Art for Millions of People: Fathi Mahmoud's 1951 Ode to the Solidarity of the World's Oppressed
The relatively unsightly Chamber of Commerce building in Downtown across the road from Horreya hides one of Egypt's greatest examples of public art. The 1951 relief adorning the walls of the building voices the growing sentiment that was to explode just a few months later in the 1952 revolution and captures the nation's revolutionary yearning and fight for freedom, empowerment and solidarity with the down-trodden across the globe in a world then throwing off the shackles of colonialism.
The vast tableaux takes you from Chinese peasants tilling the land and Indian farmers rearing cattle to the industrial working class of the West, all united in labour and as those under the boot of those above. The message is very much of its time encapsulates the highest aspirations of the movement following the 1952 revolution and beautifully illustrates Egypt's outreach at the time to the world in a new spirit of brotherhood.

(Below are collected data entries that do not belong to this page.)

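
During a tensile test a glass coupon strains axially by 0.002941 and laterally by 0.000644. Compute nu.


Poisson's ratio: nu = lateral strain / axial strain
  nu = 0.000644 / 0.002941 = 0.219

0.219


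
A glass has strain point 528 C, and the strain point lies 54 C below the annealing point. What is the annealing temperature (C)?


T_anneal = T_strain + gap:
  T_anneal = 528 + 54 = 582 C

582 C


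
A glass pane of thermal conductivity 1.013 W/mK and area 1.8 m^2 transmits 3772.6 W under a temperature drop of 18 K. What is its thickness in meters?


Fourier's law: t = k * A * dT / Q
  t = 1.013 * 1.8 * 18 / 3772.6
  t = 32.8212 / 3772.6 = 0.0087 m

0.0087 m


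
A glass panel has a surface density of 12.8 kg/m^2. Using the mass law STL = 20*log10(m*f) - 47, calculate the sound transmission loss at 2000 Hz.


Mass law: STL = 20 * log10(m * f) - 47
  m * f = 12.8 * 2000 = 25600
  log10(25600) = 4.40824
  STL = 20 * 4.40824 - 47 = 88.1648 - 47 = 41.2 dB

41.2 dB


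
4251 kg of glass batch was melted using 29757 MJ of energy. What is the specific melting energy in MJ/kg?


Rearrange E = m * s for s:
  s = E / m
  s = 29757 / 4251 = 7.0 MJ/kg

7.0 MJ/kg


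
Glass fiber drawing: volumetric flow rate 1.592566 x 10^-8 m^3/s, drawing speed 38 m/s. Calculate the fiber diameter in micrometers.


Cross-sectional area from continuity:
  A = Q / v = 1.592566 x 10^-8 / 38 = 4.190963 x 10^-10 m^2
Diameter from circular cross-section:
  d = sqrt(4A / pi) * 10^6 (m -> um)
  d = sqrt(4 * 4.190963 x 10^-10 / pi) * 10^6 = 23.1 um

23.1 um


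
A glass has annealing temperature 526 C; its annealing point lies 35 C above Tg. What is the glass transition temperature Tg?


Rearrange T_anneal = Tg + offset for Tg:
  Tg = T_anneal - offset = 526 - 35 = 491 C

491 C


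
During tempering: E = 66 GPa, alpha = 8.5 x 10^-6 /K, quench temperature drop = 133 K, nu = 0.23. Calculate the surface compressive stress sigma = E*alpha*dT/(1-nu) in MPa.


Tempering stress: sigma = E * alpha * dT / (1 - nu)
  E (MPa) = 66 * 1000 = 66000
  Numerator = 66000 * (8.5 x 10^-6) * 133 = 74.613
  Denominator = 1 - 0.23 = 0.77
  sigma = 74.613 / 0.77 = 96.9 MPa

96.9 MPa


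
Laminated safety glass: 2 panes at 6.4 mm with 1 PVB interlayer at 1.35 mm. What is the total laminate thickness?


Total thickness = glass contribution + PVB contribution
  Glass: 2 * 6.4 = 12.8 mm
  PVB: 1 * 1.35 = 1.35 mm
  Total = 12.8 + 1.35 = 14.15 mm

14.15 mm


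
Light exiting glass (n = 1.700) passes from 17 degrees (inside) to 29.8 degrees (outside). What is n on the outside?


Apply Snell's law: n1 * sin(theta1) = n2 * sin(theta2)
  n2 = n1 * sin(theta1) / sin(theta2)
  sin(17) = 0.292372
  sin(29.8) = 0.496974
  n2 = 1.700 * 0.292372 / 0.496974 = 1.0001

1.0001


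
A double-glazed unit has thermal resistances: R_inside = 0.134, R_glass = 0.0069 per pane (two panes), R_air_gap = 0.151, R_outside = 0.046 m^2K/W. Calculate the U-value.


Total thermal resistance (series):
  R_total = R_in + R_glass + R_air + R_glass + R_out
  R_total = 0.134 + 0.0069 + 0.151 + 0.0069 + 0.046 = 0.3448 m^2K/W
U-value = 1 / R_total = 1 / 0.3448 = 2.9 W/m^2K

2.9 W/m^2K


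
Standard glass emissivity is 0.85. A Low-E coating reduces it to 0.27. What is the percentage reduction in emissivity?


Percentage reduction = (1 - coated/uncoated) * 100
  Ratio = 0.27 / 0.85 = 0.3176
  Reduction = (1 - 0.3176) * 100 = 68.2%

68.2%


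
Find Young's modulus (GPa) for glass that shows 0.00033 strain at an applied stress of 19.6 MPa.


Young's modulus: E = stress / strain
  E = 19.6 MPa / 0.00033 = 59393.94 MPa
Convert to GPa: 59393.94 / 1000 = 59.39 GPa

59.39 GPa


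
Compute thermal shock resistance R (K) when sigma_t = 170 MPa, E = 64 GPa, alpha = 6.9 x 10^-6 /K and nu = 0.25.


Thermal shock resistance: R = sigma * (1 - nu) / (E * alpha)
  Numerator = 170 * (1 - 0.25) = 127.5
  Denominator = 64 * 1000 * (6.9 x 10^-6) = 0.4416
  R = 127.5 / 0.4416 = 288.7 K

288.7 K


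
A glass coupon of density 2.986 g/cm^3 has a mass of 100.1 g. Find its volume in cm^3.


Rearrange rho = m / V:
  V = m / rho
  V = 100.1 / 2.986 = 33.523 cm^3

33.523 cm^3


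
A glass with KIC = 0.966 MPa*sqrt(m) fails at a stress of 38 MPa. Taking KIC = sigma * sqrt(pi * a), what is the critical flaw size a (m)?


Rearrange KIC = sigma * sqrt(pi * a):
  sqrt(pi * a) = KIC / sigma
  sqrt(pi * a) = 0.966 / 38 = 0.025421
  a = (KIC / sigma)^2 / pi
  a = 0.025421^2 / pi = 0.0002057 m

0.0002057 m


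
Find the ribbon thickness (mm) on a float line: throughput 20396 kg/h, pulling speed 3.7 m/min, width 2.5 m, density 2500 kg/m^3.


Ribbon cross-section from mass balance:
  Volume rate = throughput / density = 20396 / 2500 = 8.1584 m^3/h
  thickness = volume rate / (speed * 60 * width), i.e.
  thickness = throughput / (60 * speed * width * density) * 1000
  thickness = 20396 / (60 * 3.7 * 2.5 * 2500) * 1000 = 14.7 mm

14.7 mm


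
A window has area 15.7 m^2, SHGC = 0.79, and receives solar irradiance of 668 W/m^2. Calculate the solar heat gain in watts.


Solar heat gain: Q = Area * SHGC * Irradiance
  Q = 15.7 * 0.79 * 668 = 8285.2 W

8285.2 W


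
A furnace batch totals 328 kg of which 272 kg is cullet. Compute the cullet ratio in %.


Cullet ratio = (cullet mass / total batch mass) * 100
  Ratio = 272 / 328 * 100 = 82.93%

82.93%


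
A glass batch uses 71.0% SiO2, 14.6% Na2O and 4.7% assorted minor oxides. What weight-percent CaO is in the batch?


Pieces sum to 100%:
  CaO = 100 - (SiO2 + Na2O + others)
  CaO = 100 - (71.0 + 14.6 + 4.7) = 9.7%

9.7%


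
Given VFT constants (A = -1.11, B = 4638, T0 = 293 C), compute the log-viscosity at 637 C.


VFT equation: log(eta) = A + B / (T - T0)
  T - T0 = 637 - 293 = 344
  B / (T - T0) = 4638 / 344 = 13.483
  log(eta) = -1.11 + 13.483 = 12.373

12.373


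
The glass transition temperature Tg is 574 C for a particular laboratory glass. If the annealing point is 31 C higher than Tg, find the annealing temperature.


The annealing temperature is Tg plus the offset:
  T_anneal = 574 + 31 = 605 C

605 C


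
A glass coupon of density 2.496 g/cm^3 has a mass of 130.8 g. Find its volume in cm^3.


Rearrange rho = m / V:
  V = m / rho
  V = 130.8 / 2.496 = 52.404 cm^3

52.404 cm^3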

The impressive relief, named the World of Commerce, was designed by the great Egyptian artists Fathi Mahmoud, well known for his influence on Egypt's modern aesthetics all the way from kitchenware through to industrial design and grand public monuments. Fathi Mahmoud's work can be seen across the country and many of his other pieces are also worth visiting, most notably the Mermaid in Alexandria.
His family porcelain company that still runs to this today, proudly state how he was driven by his commitment to "Art for Millions of People", and it seems clear looking at this powerful relief that none of this message seems to have been lost seventy years on.